Publicado el 06/28/2007 4:14 PM EST
Garage Sale Season Approaches
The passage of seasonal time is ending in Texas. Each seasoned event brings pronouncements that heap luxurious enjoyments on those of us who participate.
Spring is the period of the most startling change. Winter winds blow warm as refreshing rain nurtures the soil, and brings forth new life in abundance of flowering foliage.
Baseball players leave spring training camp with hearts filled with possibility and new hope. These new found feelings help to blight out the realizations of last September. “Play Ball” and “Last Call” are words sprinkled across the stadiums of the country, as fans flock to enjoy America’s favorite pastime sport.
I love the smells of spring, gardens, baseball and hot dogs and moderately warm temperatures.
But what spring means to me is the opportunity to attend garage and estate sales. Looking through an old cluttered box or musty smelling trunk makes my heart leap with anticipation. Sunday afternoons are ideal times for attending these two most interesting and desirable social functions.
There are sections of some newspapers that list garage and estate sales. Just looking at the pronouncements brings a broad smile to my wrinkled, middle-aged face. I usually go early and try to get the “good stuff,” and then go back a few minutes before the conclusion to make an offer for what remains to be sold.

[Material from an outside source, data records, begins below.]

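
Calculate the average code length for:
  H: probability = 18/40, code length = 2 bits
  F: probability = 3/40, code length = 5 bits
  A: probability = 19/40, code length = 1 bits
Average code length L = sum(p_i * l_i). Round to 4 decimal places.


Weighted contributions p_i * l_i:
  H: (18/40) * 2 = 36/40
  F: (3/40) * 5 = 15/40
  A: (19/40) * 1 = 19/40
Sum = (36 + 15 + 19)/40 = 70/40

L = 70/40 = 1.7500 bits/symbol


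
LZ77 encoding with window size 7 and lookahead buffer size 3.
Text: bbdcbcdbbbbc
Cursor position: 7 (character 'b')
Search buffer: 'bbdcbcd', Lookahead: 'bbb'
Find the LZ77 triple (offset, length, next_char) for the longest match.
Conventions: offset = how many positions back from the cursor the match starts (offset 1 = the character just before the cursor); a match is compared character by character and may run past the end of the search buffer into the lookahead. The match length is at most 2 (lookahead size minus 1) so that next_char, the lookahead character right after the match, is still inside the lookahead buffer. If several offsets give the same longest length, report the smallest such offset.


Try each offset into the search buffer:
  offset=1 (pos 6, char 'd'): match length 0
  offset=2 (pos 5, char 'c'): match length 0
  offset=3 (pos 4, char 'b'): match length 1
  offset=4 (pos 3, char 'c'): match length 0
  offset=5 (pos 2, char 'd'): match length 0
  offset=6 (pos 1, char 'b'): match length 1
  offset=7 (pos 0, char 'b'): match length 2
Longest match has length 2 at offset 7.
next_char = character at position 7 + 2 = 9 -> 'b'

Best match: offset=7, length=2 (matching 'bb' starting at position 0)
LZ77 triple: (7, 2, 'b')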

For a few dollars you can purchase wonderful needed items, and have fun doing it. And if you are a collector of things like post cards, old books and letters and photographs, just looking can make one happy.

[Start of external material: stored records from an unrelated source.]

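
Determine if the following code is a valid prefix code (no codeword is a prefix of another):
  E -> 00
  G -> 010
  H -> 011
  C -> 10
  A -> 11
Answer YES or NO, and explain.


Checking each pair (does one codeword prefix another?):
  E='00' vs G='010': no prefix
  E='00' vs H='011': no prefix
  E='00' vs C='10': no prefix
  E='00' vs A='11': no prefix
  G='010' vs E='00': no prefix
  G='010' vs H='011': no prefix
  G='010' vs C='10': no prefix
  G='010' vs A='11': no prefix
  H='011' vs E='00': no prefix
  H='011' vs G='010': no prefix
  H='011' vs C='10': no prefix
  H='011' vs A='11': no prefix
  C='10' vs E='00': no prefix
  C='10' vs G='010': no prefix
  C='10' vs H='011': no prefix
  C='10' vs A='11': no prefix
  A='11' vs E='00': no prefix
  A='11' vs G='010': no prefix
  A='11' vs H='011': no prefix
  A='11' vs C='10': no prefix
No violation found over all pairs.

YES -- this is a valid prefix code. No codeword is a prefix of any other codeword.


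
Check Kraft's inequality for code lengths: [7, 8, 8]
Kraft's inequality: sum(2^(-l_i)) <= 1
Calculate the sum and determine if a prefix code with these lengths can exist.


Sum = 2^(-7) + 2^(-8) + 2^(-8)
    = 0.0078125 + 0.00390625 + 0.00390625
    = 4/256 = 0.015625
Since 0.015625 <= 1, Kraft's inequality IS satisfied.
A prefix code with these lengths CAN exist.

Kraft sum = 0.015625. Satisfied.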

Next Sunday afternoon, select a pleasant neighborhood and drive the streets looking for yard sale signs. When you find a garage sale, stop your car, get out, visit, and buy things you may or may not need. Don’t throw away what you really don’t need, so then you can have your own garage sale later on in the summer.
Recently, a friend who had just broken up with his girlfriend called to say he was feeling fairly poorly. He told me he wanted to meet some new people, maybe find a lady and establish a good quality relationship. I suggested that he accompany me on a Sunday afternoon outing. He was reluctant at first, knowing that there are things that I enjoy that some fellows might not want to participate in. Events like taking long walks, soaking up moonlight, making preserves, writing poetry, and enjoying live theatre are just some of the examples. But finally, he agreed to go.

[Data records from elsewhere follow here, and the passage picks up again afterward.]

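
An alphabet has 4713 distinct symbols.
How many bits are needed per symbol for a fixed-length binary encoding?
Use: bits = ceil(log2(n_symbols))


log2(4713) = 12.2024
Bracket: 2^12 = 4096 < 4713 <= 2^13 = 8192
So ceil(log2(4713)) = 13

bits = ceil(log2(4713)) = ceil(12.2024) = 13 bits


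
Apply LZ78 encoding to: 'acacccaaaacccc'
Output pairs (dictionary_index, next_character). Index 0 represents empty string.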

I picked him up the following Sunday and informed him we were going to some garage sales. He tried to flee from the car, but I talked to him quietly and promised he would not have to buy anything. I could tell he wasn’t impressed, especially after I showed him the puppy dog that was going with us.
We visited six garage sales over the next four hours. My friend and the puppy dog were the “hit” of the day. Numerous single ladies were attracted to him and the puppy. He was given a whole bunch of their business cards, and made promises to call them just as soon as possible. He told the ladies he wrote poetry, loved pets, went to musicals, and made strawberry jam as Christmas gifts for his friends.
As we left the last garage sale, I noticed the back seat was filled with purchases he had made during the afternoon.
Journeying home, I asked if I could take him one more place. He quickly agreed, and indicated that he would appreciate any other suggestions. His smile was as bright as the 4-foot tall brass spittoon he had purchased at the last garage sale.
I took him to the Barnes and Noble Bookstore in Cedar Hill. I told him to go to the self-help and the inspirational book sections, and ask questions of the lady shoppers there on what books to buy to help improve himself. He should tell them he wanted to be a better person, and needed some advice on how to grow spiritually and emotionally.
He lit out from the car without question, and with all the enthusiasm of a third-grader at recess. Then he reached back in the back seat for a recent garage sale purchase, a poetry book. With the book in one hand and the puppy in the other, he darted toward the bookstore. As he approached the front door, he looked back at me and shouted not to worry about him and the puppy. He felt they could get a ride home.
Yep, I really do like garage sales and bookstores. But I don’t need to become any more sensitive or grow more spiritually. I have someone in charge of that in my life, and my “bucket is already full.”